To commemorate World AIDS Day, (RED) and Apple are re-releasing The Lazerus Effect via iTunes.
The Lazarus Effect documents transformative effects that ARVs have on people, families and communities with accessible treatment. The film traces the story of Constance (Connie) Mudena, who lost all three of her children to AIDS. When she and her husband both tested positive for HIV, treatment was not readily available. At the end of each month, they had to choose between life-saving medicine, paying rent, or buying food. Constance eventually heard about a clinic with free drugs available, was one of the first people enrolled, and now serves as an HIV Peer Education Supervisor. The film follows gravely ill individuals beginning treatment, then a few months later progressing to health.
Here’s the latest information we have on those featured in the film…

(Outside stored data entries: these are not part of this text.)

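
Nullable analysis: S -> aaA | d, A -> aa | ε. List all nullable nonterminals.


A nonterminal is nullable iff some alternative derives ε (directly, or every symbol in it is nullable)
Nullable: {A}


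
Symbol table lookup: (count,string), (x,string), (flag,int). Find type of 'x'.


Lookup 'x' → type string


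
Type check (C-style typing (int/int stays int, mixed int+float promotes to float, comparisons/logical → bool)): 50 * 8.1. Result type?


Operand types: int * float
Rule: mixed int/float promotes to float; int/int stays int
Result type: float


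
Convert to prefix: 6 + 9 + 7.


left-to-right (same/higher precedence on left): tree is (+ (+ 6 9) 7)
Prefix: + + 6 9 7


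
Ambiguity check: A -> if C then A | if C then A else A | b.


dangling else: 'if C then if C then b else b' parses two ways
Ambiguous


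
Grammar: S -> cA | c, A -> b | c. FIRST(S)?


Per alternative of S: FIRST(cA) = {c}; FIRST(c) = {c}
FIRST(S) = {c}


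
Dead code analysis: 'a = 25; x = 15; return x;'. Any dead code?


a is assigned but never read
Dead: 'a = 25'


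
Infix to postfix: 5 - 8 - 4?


Left to right (same or higher precedence on left)
Postfix: 5 8 - 4 -


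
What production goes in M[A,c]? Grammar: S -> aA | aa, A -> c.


For [A, c]: 'c' ∈ FIRST(c)
Entry: A -> c


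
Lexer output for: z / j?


Scan left to right, longest-match per lexeme
Tokens: ID(z), OP(/), ID(j)


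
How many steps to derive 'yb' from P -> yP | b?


Derivation: P => yP => yb
Steps: 2


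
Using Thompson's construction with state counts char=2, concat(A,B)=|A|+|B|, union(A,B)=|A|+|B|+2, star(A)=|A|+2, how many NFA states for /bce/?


Syntax tree has 3 char leaf(s), 0 union(s), 0 star(s)
chars contribute 3×2 = 6; each union adds +2; each star adds +2
Total: 6 + 0 + 0 = 6 states


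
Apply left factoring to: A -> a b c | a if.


Common prefix: 'a'
Factored: A -> a A', A' -> b c | if


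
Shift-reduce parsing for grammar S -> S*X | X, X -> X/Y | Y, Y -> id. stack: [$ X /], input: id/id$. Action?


no handle; shift 'id'
Action: shift


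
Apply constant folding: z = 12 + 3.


12 + 3 = 15 at compile time
Optimized: z = 15


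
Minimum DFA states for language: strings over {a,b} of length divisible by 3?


Track length mod 3: states 0..2, accept at 0
Minimal DFA: 3 states


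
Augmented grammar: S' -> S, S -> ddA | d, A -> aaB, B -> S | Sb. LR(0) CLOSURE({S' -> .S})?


Start: S' -> .S
For each item with dot before a nonterminal B, add B -> .γ for every B-production
Closure: [S' -> .S, S -> .ddA, S -> .d]


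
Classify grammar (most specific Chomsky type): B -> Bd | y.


Left-linear: every RHS is a terminal or one nonterminal followed by a terminal
Classification: Type 3 (Regular)


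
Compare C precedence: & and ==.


'==' is equality (level 6); '&' is bitwise AND (level 5)
Higher level binds tighter
'==' has higher precedence than '&'


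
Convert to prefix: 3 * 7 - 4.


left-to-right (same/higher precedence on left): tree is (- (* 3 7) 4)
Prefix: - * 3 7 4


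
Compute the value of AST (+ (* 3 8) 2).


Evaluate inner: (* 3 8) = 24
Evaluate root: (+ 24 2) = 26
Result: 26


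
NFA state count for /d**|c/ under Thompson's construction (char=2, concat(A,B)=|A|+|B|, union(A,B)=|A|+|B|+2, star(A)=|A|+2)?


Syntax tree has 2 char leaf(s), 1 union(s), 2 star(s)
chars contribute 2×2 = 4; each union adds +2; each star adds +2
Total: 4 + 2 + 4 = 10 states


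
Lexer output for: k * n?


Scan left to right, longest-match per lexeme
Tokens: ID(k), OP(*), ID(n)


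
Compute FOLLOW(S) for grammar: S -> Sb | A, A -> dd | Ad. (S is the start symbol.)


$ ∈ FOLLOW(S). For each A -> αBβ: add FIRST(β)\{ε} to FOLLOW(B); if β nullable, add FOLLOW(A).
FOLLOW(S) = {$, b}


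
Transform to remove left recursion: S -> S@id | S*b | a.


Left-recursive alternatives: S@id, S*b; non-recursive: a
Introduce S': S -> aS', S' -> @idS' | *bS' | ε


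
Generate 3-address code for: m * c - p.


Break into single-operator statements:
t1 = m * c
t2 = t1 - p


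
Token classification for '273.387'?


Pattern: digits with a decimal point
Type: FLOAT_LITERAL


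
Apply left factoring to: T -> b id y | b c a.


Common prefix: 'b'
Factored: T -> b T', T' -> id y | c a


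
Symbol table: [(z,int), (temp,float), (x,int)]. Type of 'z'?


Lookup 'z' → type int


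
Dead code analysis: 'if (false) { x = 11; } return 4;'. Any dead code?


condition is constant false, so the whole block is unreachable
Dead: 'if (false) { x = 11; }'


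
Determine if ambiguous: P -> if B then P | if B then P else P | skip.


dangling else: 'if B then if B then skip else skip' parses two ways
Ambiguous


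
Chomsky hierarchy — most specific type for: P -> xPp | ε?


Single nonterminal LHS, but x^n p^n is not regular
Classification: Type 2 (Context-Free)


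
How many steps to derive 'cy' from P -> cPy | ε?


Derivation: P => cPy => cy
Steps: 2


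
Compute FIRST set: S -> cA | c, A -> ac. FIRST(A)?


Per alternative of A: FIRST(ac) = {a}
FIRST(A) = {a}


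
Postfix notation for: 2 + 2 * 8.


* has higher precedence, evaluate 2*8 first
Postfix: 2 2 8 * +


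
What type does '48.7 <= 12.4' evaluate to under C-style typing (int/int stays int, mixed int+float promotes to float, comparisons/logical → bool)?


Operand types: float <= float
Rule: comparison yields bool
Result type: bool


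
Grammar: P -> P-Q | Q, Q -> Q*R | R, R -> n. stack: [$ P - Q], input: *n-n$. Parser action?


'*' can extend Q; shift to build Q -> Q*R
Action: shift


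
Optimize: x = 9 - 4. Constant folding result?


9 - 4 = 5 at compile time
Optimized: x = 5


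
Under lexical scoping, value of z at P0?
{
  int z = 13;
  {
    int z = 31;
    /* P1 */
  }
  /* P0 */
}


z declared in the same block as P0
z = 13


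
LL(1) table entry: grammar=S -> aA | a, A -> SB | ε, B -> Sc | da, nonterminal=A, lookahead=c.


For [A, c]: ε is nullable and 'c' ∈ FOLLOW(A)
Entry: A -> ε


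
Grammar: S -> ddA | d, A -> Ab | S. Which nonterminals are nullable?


A nonterminal is nullable iff some alternative derives ε (directly, or every symbol in it is nullable)
Nullable: {}


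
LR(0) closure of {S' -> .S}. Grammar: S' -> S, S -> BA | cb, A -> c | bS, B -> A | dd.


Start: S' -> .S
For each item with dot before a nonterminal B, add B -> .γ for every B-production
Closure: [S' -> .S, S -> .BA, S -> .cb, B -> .A, B -> .dd, A -> .c, A -> .bS]


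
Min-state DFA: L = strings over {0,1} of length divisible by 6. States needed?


Track length mod 6: states 0..5, accept at 0
Minimal DFA: 6 states


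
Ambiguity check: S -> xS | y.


right-linear, alternatives start with distinct terminals 'x' vs 'y': unique leftmost derivation
Unambiguous


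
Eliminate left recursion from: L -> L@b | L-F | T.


Left-recursive alternatives: L@b, L-F; non-recursive: T
Introduce L': L -> TL', L' -> @bL' | -FL' | ε


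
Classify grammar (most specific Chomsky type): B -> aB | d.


Right-linear: every RHS is a terminal or a terminal followed by one nonterminal
Classification: Type 3 (Regular)


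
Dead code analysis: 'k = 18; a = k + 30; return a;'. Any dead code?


k is read by a's definition; a is returned
No dead code


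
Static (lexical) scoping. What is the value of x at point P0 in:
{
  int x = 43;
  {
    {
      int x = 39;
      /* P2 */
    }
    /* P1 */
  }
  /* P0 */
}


x declared in the same block as P0
x = 43


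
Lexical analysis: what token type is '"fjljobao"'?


Pattern: double-quoted sequence
Type: STRING_LITERAL


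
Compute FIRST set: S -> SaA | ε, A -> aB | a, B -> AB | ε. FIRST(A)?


Per alternative of A: FIRST(aB) = {a}; FIRST(a) = {a}
FIRST(A) = {a}


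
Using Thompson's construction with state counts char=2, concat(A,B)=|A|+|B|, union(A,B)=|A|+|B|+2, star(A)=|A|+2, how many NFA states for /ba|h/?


Syntax tree has 3 char leaf(s), 1 union(s), 0 star(s)
chars contribute 3×2 = 6; each union adds +2; each star adds +2
Total: 6 + 2 + 0 = 8 states


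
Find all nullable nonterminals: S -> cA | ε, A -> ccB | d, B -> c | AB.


A nonterminal is nullable iff some alternative derives ε (directly, or every symbol in it is nullable)
Nullable: {S}


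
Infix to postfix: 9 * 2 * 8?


Left to right (same or higher precedence on left)
Postfix: 9 2 * 8 *


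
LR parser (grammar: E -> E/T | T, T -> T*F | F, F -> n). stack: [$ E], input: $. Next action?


start symbol E on stack, input exhausted
Action: accept


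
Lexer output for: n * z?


Scan left to right, longest-match per lexeme
Tokens: ID(n), OP(*), ID(z)


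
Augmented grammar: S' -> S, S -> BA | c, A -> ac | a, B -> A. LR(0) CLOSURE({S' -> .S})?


Start: S' -> .S
For each item with dot before a nonterminal B, add B -> .γ for every B-production
Closure: [S' -> .S, S -> .BA, S -> .c, B -> .A, A -> .ac, A -> .a]


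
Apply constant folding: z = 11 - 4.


11 - 4 = 7 at compile time
Optimized: z = 7


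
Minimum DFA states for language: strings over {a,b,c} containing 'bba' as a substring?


KMP-style automaton: 3 progress states + 1 absorbing accept = 4
Minimal DFA: 4 states


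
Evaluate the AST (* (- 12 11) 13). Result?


Evaluate inner: (- 12 11) = 1
Evaluate root: (* 1 13) = 13
Result: 13


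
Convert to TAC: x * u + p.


Break into single-operator statements:
t1 = x * u
t2 = t1 + p


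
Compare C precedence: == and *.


'*' is multiplicative (level 10); '==' is equality (level 6)
Higher level binds tighter
'*' has higher precedence than '=='


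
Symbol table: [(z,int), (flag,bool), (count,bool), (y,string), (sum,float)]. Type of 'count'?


Lookup 'count' → type bool


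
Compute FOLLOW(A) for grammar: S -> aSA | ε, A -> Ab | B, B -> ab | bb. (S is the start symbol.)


$ ∈ FOLLOW(S). For each A -> αBβ: add FIRST(β)\{ε} to FOLLOW(B); if β nullable, add FOLLOW(A).
FOLLOW(A) = {$, a, b}


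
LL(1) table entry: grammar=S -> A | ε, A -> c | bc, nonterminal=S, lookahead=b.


For [S, b]: 'b' ∈ FIRST(A)
Entry: S -> A


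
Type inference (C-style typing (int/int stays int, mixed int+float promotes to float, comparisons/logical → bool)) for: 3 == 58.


Operand types: int == int
Rule: comparison yields bool
Result type: bool


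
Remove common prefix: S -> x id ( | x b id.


Common prefix: 'x'
Factored: S -> x S', S' -> id ( | b id


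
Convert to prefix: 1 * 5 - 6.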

Bwalya: Tragically, Bwalya passed away on August 10, 2010 at the age of 12. She had been battling complications from HIV and ultimately died from heart failure. She was an HIV positive child who had lost both her parents. We first met her in 2009 and filmed her recovery from near death to robust health with the help of ARVs. Everyone who met her was inspired by her quiet determination, and delighted in her progress and the way she lit up over the fact that she was now top of her school and back playing her favorite games with her friends. Her death was a tragic loss for all who knew and loved her.
Every day 400 babies are born with HIV, but with continued focus and commitment, it’s possible that we could have a world where no child is born with HIV by 2020.
Concillia: “There was nothing I could do for myself. I could not feed myself properly. I could not look after my daughter. After I started medication it was like I was resurrected.” When (RED) first met Concillia she was at death’s door. Suffering from HIV, she was not taking medication and felt hopeless and worried about the future. She began taking antiretroviral (ARV) medicine and 90 days later she was brought back to life. The importance of access and adherence to ARV treatment is something that Concillia has been teaching others in her community by telling her own story and working as a counselor. In 2015, Concilia gave birth to an HIV free baby.
Connie: Meet Connie and Lubona from Zambia. After losing all three of her children to HIV in the 90’s, Connie tested positive for the virus and went on treatment. Today, she’s alive and thriving, and gave birth to a healthy, beautiful HIV-negative daughter, Lubona, in 2012.
Paul: We have not been in touch with Paul as he moved away from Lusaka and do not know where he is living.